Arbitration is a process, whereby formal disputes are determined by a private tribunal.
Alternative to litigation
For arbitration to apply, it must be written into the contract between the parties

27
Q

What is the Arbitration Act 1996?

A

This Arbitration Act provides a legal framework for arbitration, including recognition of the process, the arbitrator, the procedures, and also the award and enforcement of that award.
It aims to ensure:
• Arbitration is fair, quick and cost effective
• Promotes party autonomy. Respects parties choices
• Courts have supportive powers at appropriate times
• Language used is user friendly and readily accessible
• Follow the model of law wherever possible

28
Q

Process of Arbitration?

A
  1. Preliminary Proceedings
    a. Pleadings
    b. Gathering evidence & Interviewing witnesses
    c. Expert reports
  2. A Hearing
    a. The parties to the dispute, their legal teams and the arbitrator are present at this hearing.
    b. The length of the hearing will depend upon the issues in dispute
  3. The Award
    a. There are time limits on the award, it is final and binding.
29
Q

What are the advantages and disadvantages of arbitration?

A

Advantages of Arbitration:
1. Arbitration hearings, disputes and awards are private and confidential
2. Speed (compared to litigation)
3. Parties pick Arbitrator with relevant technical expertise
4. A binding and enforceable decision is reached. The opportunity to challenge an award is extremely limited
5. It is possible to issue interim awards, before the final award. Any matters dealt with in an interim award are final
Disadvantages of Arbitration:
1. Parties pay the costs of the Arbitrator, venues and all other related costs
2. Limited appeal rights
3. The are no precedents to relay upon as hearings are private
4. There are no means of including 3rd parties unless the parties consent
5. Lack of transparency can lead to bias or tainted decisions
6. If matter is complicated, the money disputing is modest, arbitrator fees may be uneconomical

30
Q

What is Litigation?

A

Litigation is the process of taking a dispute to the court of law.
The procedure is governed by the Civil Procedure Rules, and the nature, complexity and value of the dispute will determine which court will hear a particular dispute.

31
Q

What is the Technology and Construction Court (TCC)?

A

The technology and construction court handles disputes about buildings, engineering, and surveying.
The TCC does not normally handles cases with a value of less than £250,000 unless there is a good reason

32
Q

Advantages and disadvantages of litigation?

A

Advantages
• Judges give reasons for their rulings
• Precedencies are referenced when making decisions and can be used by the courts to help make decisions
• A binding and enforceable decision is reached
• Judgements are subject to very limited rights of appeal
• An array of remedies such as injunctions are available
• The process is able to deal with third parties
Disadvantages
• Costs are high
• Very time consuming (12-18months, long time period to get a judgement
• Adversarial – break down of working relationships
• Public which can lead to reputational damage / working relationships are destroyed.
• Inflexible process

33
Q

Expert determination?

A

Expert Determination is a process whereby the parties chose and appoint an impartial third party for their knowledge and understanding of the particular issues in dispute.

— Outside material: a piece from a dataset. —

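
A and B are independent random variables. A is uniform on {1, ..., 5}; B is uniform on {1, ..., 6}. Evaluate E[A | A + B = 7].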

They are often acknowledged as an expert in the field.

34
Q

How does NEC deal with dispute resolution?

A

NEC4 contracts provide an adjudication procedure for use in the UK when the Housing Grants, Construction and Regeneration Act 1996 applies.

Option Y(2) – Dispute resolution
The final dispute resolution procedure is a ‘review by the tribunal’. If either party is dissatisfied with the adjudicator’s decision then they may refer that dispute to the tribunal.
The tribunal may be a court or an arbitration.